熱波襲来:最高気温44度で学校閉鎖・死者増・停電
2026年7月、フランスは記録的な熱波に見舞われ、最高気温44度を観測した。この異常な暑さにより、学校の閉鎖、熱中症による死者の増加、電力供給の逼迫による停電など、社会機能に深刻な影響が及んだ。日本では想像しにくいこの事態の背景には、フランス特有の気候風土と社会事情が存在する。
冷房普及率の低さ:家庭の2~3割のみ
住宅向けエネルギーマネジメント企業Hello Wattの調査(2026年)によると、フランスの世帯における冷房普及率は一軒家で28%、集合住宅で18%と、全体では2~3割にとどまる。特にパリ圏など北部では冷房はまだ一般的ではなく、全国の普及率を押し下げている。一方、地中海沿岸の南フランスでは夏の3カ月間に気温30度を超える日が多く、一般世帯の6~7割に冷房が普及している。
気候風土と冷房不要の慣習
フランス北部の夏は基本的に低湿度で、最高気温が30度近くになっても日陰にいれば過ごせる気候だ。7~8月のパリ近郊でも平均最低気温は16~18度、最高気温は30度に届かない日が続く。

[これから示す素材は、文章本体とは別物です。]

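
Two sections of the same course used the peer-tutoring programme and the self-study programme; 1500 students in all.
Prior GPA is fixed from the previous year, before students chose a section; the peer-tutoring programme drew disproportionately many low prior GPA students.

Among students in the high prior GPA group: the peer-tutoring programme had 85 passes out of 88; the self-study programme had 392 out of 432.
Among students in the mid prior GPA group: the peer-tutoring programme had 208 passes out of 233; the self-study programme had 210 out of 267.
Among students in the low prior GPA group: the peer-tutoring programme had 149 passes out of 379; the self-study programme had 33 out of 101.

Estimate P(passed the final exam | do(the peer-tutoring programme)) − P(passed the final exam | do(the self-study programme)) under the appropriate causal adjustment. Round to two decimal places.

Nothing the teaching method does changes prior GPA band; the imbalance is an allocation artefact. With prior GPA band also predicting the outcome, the pooled figure is confounded, and the within-stratum comparison is the causal one.
Adjusting over the population distribution of prior GPA band: 0.347·(0.966−0.907) + 0.333·(0.893−0.787) + 0.320·(0.393−0.327) = +0.077.

+0.08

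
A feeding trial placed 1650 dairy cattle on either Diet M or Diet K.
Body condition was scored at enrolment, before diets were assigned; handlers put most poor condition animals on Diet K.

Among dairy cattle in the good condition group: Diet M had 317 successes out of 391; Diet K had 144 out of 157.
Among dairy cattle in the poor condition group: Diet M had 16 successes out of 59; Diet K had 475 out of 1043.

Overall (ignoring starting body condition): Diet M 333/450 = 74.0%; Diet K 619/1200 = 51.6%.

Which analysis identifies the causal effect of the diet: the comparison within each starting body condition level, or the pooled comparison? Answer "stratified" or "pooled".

stratified

Here starting body condition is a common cause — it drives both which diet a case falls under and the outcome. The crude comparison mixes populations; the stratum-specific rates are the causally relevant ones.
Within each level — good condition: 81.1% vs 91.7%; poor condition: 27.1% vs 45.5% — Diet K is higher every time.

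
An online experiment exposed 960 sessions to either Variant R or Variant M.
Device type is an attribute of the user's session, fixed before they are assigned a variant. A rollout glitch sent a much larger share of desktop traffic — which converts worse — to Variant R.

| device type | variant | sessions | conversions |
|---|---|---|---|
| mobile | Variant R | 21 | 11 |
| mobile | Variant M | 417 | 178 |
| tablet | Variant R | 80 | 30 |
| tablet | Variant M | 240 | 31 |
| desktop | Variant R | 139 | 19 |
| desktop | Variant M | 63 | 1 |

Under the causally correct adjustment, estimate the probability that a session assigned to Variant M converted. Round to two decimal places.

The imbalance in device type arose from how sessions were allocated, not from anything the variant did; and device type independently affects the outcome. The pooled gap is confounded — condition on device type.
Standardising Variant M to the population device type mix: 0.456·178/417 + 0.333·31/240 + 0.210·1/63 = 0.241.

0.24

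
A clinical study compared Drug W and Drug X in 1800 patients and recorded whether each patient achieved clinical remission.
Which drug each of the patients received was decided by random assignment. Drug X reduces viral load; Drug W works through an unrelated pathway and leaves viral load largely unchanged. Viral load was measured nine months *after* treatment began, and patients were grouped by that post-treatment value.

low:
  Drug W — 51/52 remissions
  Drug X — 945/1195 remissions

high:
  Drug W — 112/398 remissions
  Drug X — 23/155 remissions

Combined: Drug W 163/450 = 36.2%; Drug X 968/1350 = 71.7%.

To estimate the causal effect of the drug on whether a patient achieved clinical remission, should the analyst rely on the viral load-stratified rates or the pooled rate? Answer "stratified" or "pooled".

pooled

Within every viral load level Drug W has the higher rate, yet pooled Drug X does — Simpson's reversal.
Because the drug influences viral load, viral load is a post-treatment mediator, not a confounder. Stratifying on it would bias the estimate; the causal effect is the crude pooled difference.
Pooled: Drug W 36.2% vs Drug X 71.7%; Drug X is higher overall.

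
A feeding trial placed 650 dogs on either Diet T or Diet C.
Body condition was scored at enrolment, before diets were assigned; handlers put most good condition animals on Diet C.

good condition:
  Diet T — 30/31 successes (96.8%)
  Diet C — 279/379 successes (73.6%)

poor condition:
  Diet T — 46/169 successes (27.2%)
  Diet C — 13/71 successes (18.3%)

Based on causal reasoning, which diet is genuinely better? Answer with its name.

Here starting body condition is a common cause — it drives both which diet a case falls under and the outcome. The crude comparison mixes populations; the stratum-specific rates are the causally relevant ones.
Within each level — good condition: 96.8% vs 73.6%; poor condition: 27.2% vs 18.3% — Diet T is higher every time.

Diet T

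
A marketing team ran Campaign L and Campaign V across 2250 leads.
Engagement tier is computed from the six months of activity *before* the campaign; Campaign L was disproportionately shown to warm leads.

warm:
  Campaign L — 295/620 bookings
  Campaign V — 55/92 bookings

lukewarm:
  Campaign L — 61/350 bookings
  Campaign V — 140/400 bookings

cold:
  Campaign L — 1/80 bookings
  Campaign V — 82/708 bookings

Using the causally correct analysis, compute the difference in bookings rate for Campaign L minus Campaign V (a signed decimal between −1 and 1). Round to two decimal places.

The engagement tier-specific comparison favours Campaign V throughout, but the pooled figures favour Campaign L. The question is whether to condition on engagement tier.
Engagement tier differs across campaigns for reasons unrelated to any effect of the campaign itself, and it separately predicts the outcome — a classic confounder. We must compare within engagement tier levels.
Adjusting over the population distribution of engagement tier: 0.316·(0.476−0.598) + 0.333·(0.174−0.350) + 0.350·(0.013−0.116) = -0.133.

-0.13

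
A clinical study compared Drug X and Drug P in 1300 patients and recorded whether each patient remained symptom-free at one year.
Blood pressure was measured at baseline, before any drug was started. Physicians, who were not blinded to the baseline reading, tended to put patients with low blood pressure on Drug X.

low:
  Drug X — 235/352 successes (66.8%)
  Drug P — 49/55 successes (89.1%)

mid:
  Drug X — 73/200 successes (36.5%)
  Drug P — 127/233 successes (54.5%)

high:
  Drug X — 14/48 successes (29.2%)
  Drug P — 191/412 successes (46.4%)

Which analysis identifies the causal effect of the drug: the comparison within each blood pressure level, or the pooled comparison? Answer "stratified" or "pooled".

The blood pressure-specific comparison favours Drug P throughout, but the pooled figures favour Drug X. The question is whether to condition on blood pressure.
Blood pressure differs across drugs for reasons unrelated to any effect of the drug itself, and it separately predicts the outcome — a classic confounder. We must compare within blood pressure levels.
Within each level — low: 66.8% vs 89.1%; mid: 36.5% vs 54.5%; high: 29.2% vs 46.4% — Drug P is higher every time.

stratified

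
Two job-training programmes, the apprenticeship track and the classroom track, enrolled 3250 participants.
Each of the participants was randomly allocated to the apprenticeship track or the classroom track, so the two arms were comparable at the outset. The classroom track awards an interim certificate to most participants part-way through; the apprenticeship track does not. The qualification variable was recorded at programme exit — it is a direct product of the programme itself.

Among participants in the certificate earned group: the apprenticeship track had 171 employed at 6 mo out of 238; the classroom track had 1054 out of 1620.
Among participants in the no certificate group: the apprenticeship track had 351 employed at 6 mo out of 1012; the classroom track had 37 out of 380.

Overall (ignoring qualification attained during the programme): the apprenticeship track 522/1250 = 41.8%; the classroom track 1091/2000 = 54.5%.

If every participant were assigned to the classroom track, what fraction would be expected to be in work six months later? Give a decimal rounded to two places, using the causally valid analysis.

0.55

The distribution of qualification attained during the programme is itself part of what the programme does — it is an intermediate outcome. Holding it fixed would remove that part of the effect; the total effect is the pooled difference.
So P(outcome | do(the classroom track)) is just the pooled rate for the classroom track: 1091/2000 = 0.545.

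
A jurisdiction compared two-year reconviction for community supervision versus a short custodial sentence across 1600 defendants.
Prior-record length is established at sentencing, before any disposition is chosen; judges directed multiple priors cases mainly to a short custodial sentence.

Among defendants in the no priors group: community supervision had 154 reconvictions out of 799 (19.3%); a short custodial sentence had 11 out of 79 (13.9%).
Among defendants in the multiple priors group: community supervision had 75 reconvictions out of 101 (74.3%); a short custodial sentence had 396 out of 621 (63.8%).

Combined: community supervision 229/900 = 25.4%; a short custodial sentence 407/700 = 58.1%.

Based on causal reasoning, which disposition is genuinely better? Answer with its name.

Prior-record length is set before the disposition has any effect — it is not caused by the disposition — and it independently drives the outcome. That makes it a confounder, so the causal comparison is within prior-record length levels.
Within each level — no priors: 19.3% vs 13.9%; multiple priors: 74.3% vs 63.8% — a short custodial sentence is lower every time.

a short custodial sentence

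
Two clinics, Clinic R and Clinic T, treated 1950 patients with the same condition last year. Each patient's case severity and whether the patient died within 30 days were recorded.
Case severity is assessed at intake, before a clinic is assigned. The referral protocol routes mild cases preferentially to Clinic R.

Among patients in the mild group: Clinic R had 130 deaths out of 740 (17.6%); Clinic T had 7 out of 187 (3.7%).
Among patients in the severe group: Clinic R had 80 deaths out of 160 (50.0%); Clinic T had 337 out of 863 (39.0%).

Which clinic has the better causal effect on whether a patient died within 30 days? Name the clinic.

Clinic T

The imbalance in case severity arose from how patients were allocated, not from anything the clinic did; and case severity independently affects the outcome. The pooled gap is confounded — condition on case severity.
Within each level — mild: 17.6% vs 3.7%; severe: 50.0% vs 39.0% — Clinic T is lower every time.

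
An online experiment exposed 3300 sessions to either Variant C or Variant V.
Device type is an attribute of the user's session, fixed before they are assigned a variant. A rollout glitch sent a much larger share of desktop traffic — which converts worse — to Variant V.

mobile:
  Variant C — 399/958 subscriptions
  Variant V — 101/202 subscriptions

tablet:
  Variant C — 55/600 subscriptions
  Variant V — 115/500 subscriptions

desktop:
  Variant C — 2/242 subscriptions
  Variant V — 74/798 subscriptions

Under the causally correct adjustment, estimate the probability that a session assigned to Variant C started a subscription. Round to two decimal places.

The stratified and pooled comparisons disagree (Variant V wins within each device type; Variant C wins overall), so the answer turns on the causal role of device type.
Since device type is a pre-existing factor (not a product of the variant) and it affects the outcome on its own, it is a confounder. The stratified rates, not the pooled rate, identify the causal effect.
Standardising Variant C to the population device type mix: 0.352·399/958 + 0.333·55/600 + 0.315·2/242 = 0.180.

0.18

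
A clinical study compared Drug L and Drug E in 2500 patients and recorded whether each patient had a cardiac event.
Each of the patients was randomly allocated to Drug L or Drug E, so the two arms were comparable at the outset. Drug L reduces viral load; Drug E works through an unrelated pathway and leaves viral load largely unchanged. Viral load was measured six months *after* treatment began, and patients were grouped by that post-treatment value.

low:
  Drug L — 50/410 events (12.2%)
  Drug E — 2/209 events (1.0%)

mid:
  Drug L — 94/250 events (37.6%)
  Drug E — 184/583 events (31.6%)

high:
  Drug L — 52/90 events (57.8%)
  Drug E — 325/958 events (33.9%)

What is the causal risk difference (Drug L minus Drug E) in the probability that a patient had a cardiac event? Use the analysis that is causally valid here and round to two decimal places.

-0.03

Viral load is recorded after the drug and is itself shifted by it — it sits on the causal path from drug to outcome. Conditioning on a mediator would strip out part of the effect we want; the pooled comparison gives the total causal effect.
The causal difference is the pooled difference: 0.261 − 0.292 = -0.031.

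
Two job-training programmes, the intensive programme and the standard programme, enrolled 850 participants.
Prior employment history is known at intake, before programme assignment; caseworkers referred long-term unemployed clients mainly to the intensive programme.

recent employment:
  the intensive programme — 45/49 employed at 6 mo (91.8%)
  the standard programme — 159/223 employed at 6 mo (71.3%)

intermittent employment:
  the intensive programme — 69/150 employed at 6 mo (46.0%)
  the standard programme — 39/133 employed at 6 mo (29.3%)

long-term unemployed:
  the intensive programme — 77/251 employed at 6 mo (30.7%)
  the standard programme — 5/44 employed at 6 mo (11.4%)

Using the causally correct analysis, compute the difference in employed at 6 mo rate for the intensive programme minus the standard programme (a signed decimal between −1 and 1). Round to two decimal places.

+0.19

Since prior employment history is a pre-existing factor (not a product of the programme) and it affects the outcome on its own, it is a confounder. The stratified rates, not the pooled rate, identify the causal effect.
Adjusting over the population distribution of prior employment history: 0.320·(0.918−0.713) + 0.333·(0.460−0.293) + 0.347·(0.307−0.114) = +0.188.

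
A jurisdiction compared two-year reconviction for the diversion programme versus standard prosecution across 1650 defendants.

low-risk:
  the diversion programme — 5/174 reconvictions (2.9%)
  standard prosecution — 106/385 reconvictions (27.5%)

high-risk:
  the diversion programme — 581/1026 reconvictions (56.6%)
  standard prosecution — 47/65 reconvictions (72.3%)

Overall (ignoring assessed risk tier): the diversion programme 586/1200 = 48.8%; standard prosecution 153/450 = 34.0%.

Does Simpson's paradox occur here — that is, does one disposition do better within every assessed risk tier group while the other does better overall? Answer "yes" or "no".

yes

Within each assessed risk tier level (low-risk 2.9% vs 27.5%; high-risk 56.6% vs 72.3%), the diversion programme has the lower rate every time. Pooled: 48.8% vs 34.0% — standard prosecution has the lower rate overall. The two comparisons disagree.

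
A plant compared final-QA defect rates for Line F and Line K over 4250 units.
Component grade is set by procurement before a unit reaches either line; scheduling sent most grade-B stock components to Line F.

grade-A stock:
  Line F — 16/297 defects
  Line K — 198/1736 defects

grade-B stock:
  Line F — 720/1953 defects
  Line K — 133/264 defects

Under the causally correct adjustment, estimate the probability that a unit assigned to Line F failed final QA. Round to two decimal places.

0.22

Component grade is set before the line has any effect — it is not caused by the line — and it independently drives the outcome. That makes it a confounder, so the causal comparison is within component grade levels.
Standardising Line F to the population component grade mix: 0.478·16/297 + 0.522·720/1953 = 0.218.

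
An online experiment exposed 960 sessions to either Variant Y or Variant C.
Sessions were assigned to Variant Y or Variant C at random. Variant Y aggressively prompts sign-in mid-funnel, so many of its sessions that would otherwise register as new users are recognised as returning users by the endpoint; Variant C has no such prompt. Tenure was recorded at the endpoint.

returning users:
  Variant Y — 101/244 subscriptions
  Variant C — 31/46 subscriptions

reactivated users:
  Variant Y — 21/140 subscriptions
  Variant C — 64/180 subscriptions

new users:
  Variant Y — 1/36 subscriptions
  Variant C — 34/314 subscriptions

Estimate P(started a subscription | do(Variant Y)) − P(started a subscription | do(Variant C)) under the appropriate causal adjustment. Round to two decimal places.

+0.05

Because the variant influences user tenure, user tenure is a post-treatment mediator, not a confounder. Stratifying on it would bias the estimate; the causal effect is the crude pooled difference.
The causal difference is the pooled difference: 0.293 − 0.239 = +0.054.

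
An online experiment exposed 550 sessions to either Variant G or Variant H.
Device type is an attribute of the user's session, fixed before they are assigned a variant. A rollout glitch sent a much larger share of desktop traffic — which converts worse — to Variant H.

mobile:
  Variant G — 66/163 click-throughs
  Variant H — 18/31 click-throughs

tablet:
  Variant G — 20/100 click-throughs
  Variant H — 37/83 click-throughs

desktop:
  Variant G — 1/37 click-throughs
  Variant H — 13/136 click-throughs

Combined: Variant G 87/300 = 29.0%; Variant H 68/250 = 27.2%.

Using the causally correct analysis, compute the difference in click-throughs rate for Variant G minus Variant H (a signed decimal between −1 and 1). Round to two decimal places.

Variant H is higher inside every device type stratum but Variant G is higher in aggregate. Whether to stratify depends on how device type relates to the variant.
Since device type is a pre-existing factor (not a product of the variant) and it affects the outcome on its own, it is a confounder. The stratified rates, not the pooled rate, identify the causal effect.
Adjusting over the population distribution of device type: 0.353·(0.405−0.581) + 0.333·(0.200−0.446) + 0.315·(0.027−0.096) = -0.165.

-0.17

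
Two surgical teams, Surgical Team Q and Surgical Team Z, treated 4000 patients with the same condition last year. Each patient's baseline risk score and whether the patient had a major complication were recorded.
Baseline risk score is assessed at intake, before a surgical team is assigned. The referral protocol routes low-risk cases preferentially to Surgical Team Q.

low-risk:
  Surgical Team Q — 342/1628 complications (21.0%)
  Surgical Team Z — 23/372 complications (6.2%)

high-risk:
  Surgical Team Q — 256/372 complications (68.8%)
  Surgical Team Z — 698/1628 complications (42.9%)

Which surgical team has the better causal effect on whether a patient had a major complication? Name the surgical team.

Surgical Team Z

Within every baseline risk score level Surgical Team Z has the lower rate, yet pooled Surgical Team Q does — Simpson's reversal.
Baseline risk score satisfies the back-door criterion: it is not a descendant of the surgical team, and it blocks the spurious path from surgical team to outcome. Adjusting for it (i.e., using the within-baseline risk score rates) gives the causal effect.
Within each level — low-risk: 21.0% vs 6.2%; high-risk: 68.8% vs 42.9% — Surgical Team Z is lower every time.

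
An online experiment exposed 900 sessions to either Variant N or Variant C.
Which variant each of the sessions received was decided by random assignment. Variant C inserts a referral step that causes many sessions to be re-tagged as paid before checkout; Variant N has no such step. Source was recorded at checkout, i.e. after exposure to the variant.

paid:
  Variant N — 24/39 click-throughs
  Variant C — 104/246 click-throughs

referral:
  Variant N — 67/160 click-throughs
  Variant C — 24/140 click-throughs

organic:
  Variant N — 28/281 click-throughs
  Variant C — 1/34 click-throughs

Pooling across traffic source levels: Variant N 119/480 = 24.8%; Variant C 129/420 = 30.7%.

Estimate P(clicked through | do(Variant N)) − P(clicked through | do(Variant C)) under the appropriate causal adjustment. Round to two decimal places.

Traffic source is recorded after the variant and is itself shifted by it — it sits on the causal path from variant to outcome. Conditioning on a mediator would strip out part of the effect we want; the pooled comparison gives the total causal effect.
The causal difference is the pooled difference: 0.248 − 0.307 = -0.059.

-0.06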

日中は雨戸を閉め切って日差しを遮り扇風機で凌ぎ、夜は窓を開けて涼風を通せば冷房なしでも眠れる。年に数日の熱波は「喉元過ぎれば忘れられる」もので、冷房は贅沢品と見なされてきた。
長期休暇と学校の冷房不足
フランスでは3歳から18歳までが義務教育で、学年度は9月始まりの7月上旬終了。7月の大半と8月のほぼ2カ月は夏休みで部活動もない。暑い時期に児童生徒が登校しないため、学校に冷房は不要と判断されてきた(暖房設備はある)。0~2歳児の保育所は7月に開園するため冷房設置が増えているが、8月は休園し、保護者は年5週間の有給休暇を消化するのが通例だ。
猛暑地域の学校の1/3は休校
熱波がピークに達した際、フランス南部の猛暑地域では学校の約3分の1が休校に追い込まれた。冷房がない教室での授業継続が危険と判断されたためだ。また、熱中症による死者数は例年より20%増加し、電力需要の急増で一部地域では計画停電が実施された。
筆者はパリ郊外に25年以上居住するが、酷暑明けの翌日には最高気温が前日より10度下がり26度、朝の気温は17度だった。この「やれやれ」と通常運転に戻る感覚は、関東地方の大雪や台風に近いと感じるという。